Care management events, including the following:
A patient death or serious disability associated with a medication error, including, but not limited to, an error involving the wrong drug, the wrong dose, the wrong patient, the wrong time, the wrong rate, the wrong preparation, or the wrong route of administration, excluding reasonable differences in clinical judgment on drug selection and dose.
A patient death or serious disability associated with a hemolytic reaction due to the administration of ABO-incompatible blood or blood products.
Maternal death or serious disability associated with labor or delivery in a low-risk pregnancy while being cared for in a facility, including events that occur within 42 days post delivery and excluding deaths from pulmonary or amniotic fluid embolism, acute fatty liver of pregnancy, or cardiomyopathy.
Patient death or serious disability directly related to hypoglycemia, the onset of which occurs while the patient is being cared for in a health facility.
Death or serious disability, including kernicterus, associated with failure to identify and treat hyperbilirubinemia in neonates during the first 28 days of life. For purposes of this subparagraph, "hyperbilirubinemia" means bilirubin levels greater than 30 milligrams per deciliter.
A Stage 3 or 4 ulcer, acquired after admission to a health facility, excluding progression from Stage 2 to Stage 3 if Stage 2 was recognized upon admission.
A patient death or serious disability due to spinal manipulative therapy performed at the health facility.
Environmental events, including the following:
A patient death or serious disability associated with an electric shock while being cared for in a health facility, excluding events involving planned treatments, such as electric countershock.
Any incident in which a line designated for oxygen or other gas to be delivered to a patient contains the wrong gas or is contaminated by a toxic substance.
A patient death or serious disability associated with a burn incurred from any source while being cared for in a health facility.
A patient death associated with a fall while being cared for in a health facility.
A patient death or serious disability associated with the use of restraints or bedrails while being cared for in a health facility.
Criminal events, including the following:
Any instance of care ordered by or provided by someone impersonating a physician, nurse, pharmacist, or other licensed health care provider.
The abduction of a patient of any age.
The sexual assault on a patient within or on the grounds of a health facility.
The death or significant injury of a patient or staff member resulting from a physical assault that occurs within or on the grounds of a facility.
An adverse event or series of adverse events that cause the death or serious disability of a patient, personnel, or visitor.
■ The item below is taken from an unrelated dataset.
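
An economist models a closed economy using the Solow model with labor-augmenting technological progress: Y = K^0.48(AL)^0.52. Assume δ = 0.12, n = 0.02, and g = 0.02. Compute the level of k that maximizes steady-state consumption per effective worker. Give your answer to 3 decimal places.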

What is a validation survey?
A validation survey is a certification survey conducted in hospitals to determine if the “Conditions Of Participation (COP)” for participation for federal reimbursement programs (Medicare and/MediCal) are being met by the hospital. The hospital must be in compliance with all applicable federal laws and regulations related to the health and safety of patients. These validation surveys are usually conducted at the approval of the federal Centers for Medicare and Medicaid Services (CMS) after an adverse event is reported and investigated and it has been determined that the event is a violation/deficiency of COP.
What is a deemed facility/hospital?
A deemed facility or hospital is a facility that has been determined to meet Medicare “Conditions Of Participation” (federal regulations and laws) by virtue of their accreditation by an accrediting agency. These accrediting agencies are typically provider organizations such as the Joint Commission on Accreditation of Healthcare Organizations (Joint Commission or JCAHO), and American Osteopathic Hospitals (AOH) that have been deemed by CMS to determine their hospital members meet CMS “Conditions Of Participation” through their accreditation process.